THE scale of Labour's foreboding north of the Border has been laid bare on the eve of the first televised Scottish leaders' debate with one ex-MP and candidate admitting the SNP surge is "like a tsunami" even the world's best swimmer could not hope to survive.

 

As yet another opinion poll suggests a Nationalist landslide on May 7 with the SNP on course to achieve 47 seats, Labour candidates have been brutally candid about their chances of success.

One ex-MP said: "I'm now set to Defcon f****d. I'm expecting to leave and never come back. It doesn't matter how good you are or how weak your (SNP) opponent is; it's over."

It came as Alistair Carmichael, the Scottish Secretary, confirmed the leaked memo of a meeting between Nicola Sturgeon and French Ambassador Sylvie Bermann in February was written in the Scotland Office.

The Minister denied it was embarrassing, saying: "This is the middle of an election campaign; these things happen."

The memo claimed Ms Sturgeon had told Ms Bermann that she would "rather see David Cameron remain as PM'' and that she did not regard Ed Miliband as ''prime minister material''. The FM emphatically dismissed the claim as "100 per cent untrue" while Pierre-Alain Coffinier, France's consul general in Edinburgh, also denied it.

Sir Jeremy Heywood, the Cabinet Secretary, has now launched a leak inquiry although a Cabinet Office source could not say whether it would report before or after polling day.

The latest poll has Labour with just 11 seats out of a previous 40, the Liberal Democrats with just one of its previous 11 and Scotland again becoming a Tory-free zone in terms of the House of Commons.

Another former Labour MP admitted: "The polls are right. I hear it on the doorstep; my people hear it. We have thousands of conversations and the polls are bang on." He added: "I'll be looking for another career after May."

A third said: "It is like a tsunami; there's nothing you can do about it.
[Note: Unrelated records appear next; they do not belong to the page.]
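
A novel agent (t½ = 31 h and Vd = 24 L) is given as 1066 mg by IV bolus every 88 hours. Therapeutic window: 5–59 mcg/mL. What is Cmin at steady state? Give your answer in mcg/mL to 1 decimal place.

7.2 mcg/mL

k = ln2/t½ = ln2/31 ≈ 0.022360 h⁻¹; fraction remaining f = e^(−kτ) = e^(−0.022360×88) ≈ 0.1398.
Accumulation ratio R = 1/(1 − f) ≈ 1/0.8602 ≈ 1.1625.
Single-dose peak C₀ = D/Vd = 1066/24 ≈ 44.417 mcg/mL.
Cmax,ss = C₀/(1 − f) ≈ 44.417/0.8602 ≈ 51.636 mcg/mL.
Steady-state trough Cmin,ss = Cmax,ss·f ≈ 51.636 × 0.1398 ≈ 7.219 mcg/mL.
Trough 7.2 mcg/mL vs MEC 5 mcg/mL: adequate.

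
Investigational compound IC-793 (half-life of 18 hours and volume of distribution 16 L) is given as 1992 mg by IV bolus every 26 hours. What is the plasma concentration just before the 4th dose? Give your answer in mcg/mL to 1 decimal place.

68.7 mcg/mL

f = (1/2)^(τ/t½) = (1/2)^(26/18) ≈ 0.3674.
C₀ = D/Vd = 1992/16 ≈ 124.500 mcg/mL.
Before the 4th dose, 3 doses have been given. Superposition: Cmin = C₀·(f + f² + … + f^3).
≈ 124.500 × (0.3674 + 0.1350 + 0.0496) ≈ 124.500 × 0.5520 ≈ 68.724 mcg/mL.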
It doesn't matter if you're the best swimmer in the world."

Tomorrow at 8pm, Jim Murphy, the Scottish Labour leader, faces arguably his toughest test yet when he goes head to head with First Minister Nicola Sturgeon - fresh from her success in the UK seven-cornered debate - as well as Ruth Davidson for the Scottish Conservatives and Willie Rennie for the Scottish Liberal Democrats in the first of three TV specials in Scotland.
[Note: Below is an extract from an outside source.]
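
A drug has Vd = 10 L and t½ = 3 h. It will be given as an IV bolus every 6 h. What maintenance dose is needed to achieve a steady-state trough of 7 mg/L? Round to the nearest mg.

τ/t½ = 6/3 ≈ 2, so f = (1/2)^(6/3) ≈ 0.250000.
Cmin,ss = (D/Vd)·f/(1−f), so D = Cmin,ss·Vd·(1−f)/f.
D = 7 × 10 × (1−f)/f ≈ 7 × 10 × 3.00000 ≈ 210.00 mg.

210 mg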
The two-hour debate will be hosted by STV in Edinburgh's Assembly Rooms and chaired by the station's political editor Bernard Ponsonby.
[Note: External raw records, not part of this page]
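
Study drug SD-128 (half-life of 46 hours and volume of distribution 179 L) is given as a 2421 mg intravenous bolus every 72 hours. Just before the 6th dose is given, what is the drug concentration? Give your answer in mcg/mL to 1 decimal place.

f = (1/2)^(τ/t½) = (1/2)^(72/46) ≈ 0.3379.
C₀ = D/Vd = 2421/179 ≈ 13.525 mcg/mL.
Before the 6th dose, 5 doses have been given. Superposition: Cmin = C₀·(f + f² + … + f^5).
≈ 13.525 × (0.3379 + 0.1142 + 0.0386 + 0.0130 + 0.0044) ≈ 13.525 × 0.5081 ≈ 6.872 mcg/mL.

6.9 mcg/mL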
It will be followed on Wednesday with a live one-hour BBC Scotland debate from Aberdeen again with the four party leaders together with Patrick Harvie for the Scottish Greens and David Coburn for Ukip.

As Ms Sturgeon again called on Ed Miliband to match the SNP's promise to "lock out" David Cameron from Downing Street even if the Conservatives won the most seats at the election, George Osborne raised the political stakes.

Describing the SNP leader's latest intervention as more evidence of an "unholy alliance" between Labour and the Nationalists, the Chancellor claimed a Lab-SNP pact after May 7 would mean Ms Sturgeon running the UK Government not Mr Miliband.

"People know (from seeing) Ed Miliband this week that the Scottish Nationalist leaders are much stronger than he is and we know who would be running our government.

"That would be bad for the entire UK, bad for the integrity of the Union but also bad for our economy because it would mean higher debts and higher taxes. Here in west London in Chiswick and Isleworth this is as much on the ballot paper as it is in Glasgow or Edinburgh," added Mr Osborne.

In response, Angus Robertson, the SNP's campaign chief, said: "Left to their own devices, Labour would simply pursue a further £30 billion of Tory austerity cuts but a strong team of SNP MPs will put backbone into Labour."

He added: "More anti-Tory MPs than Tory MPs at the election means that we can lock David Cameron out of Downing Street. And electing a strong team of SNP MPs will also ensure that Scotland has real power at Westminster to ensure that Scottish interests are served and progressive politics delivered across the UK."

In a separate development, a senior Ukip source said party leader Nigel Farage would not be coming to Scotland at any time during the election campaign despite the fact the anti-EU party is planning to field candidates in all 59 Scottish seats.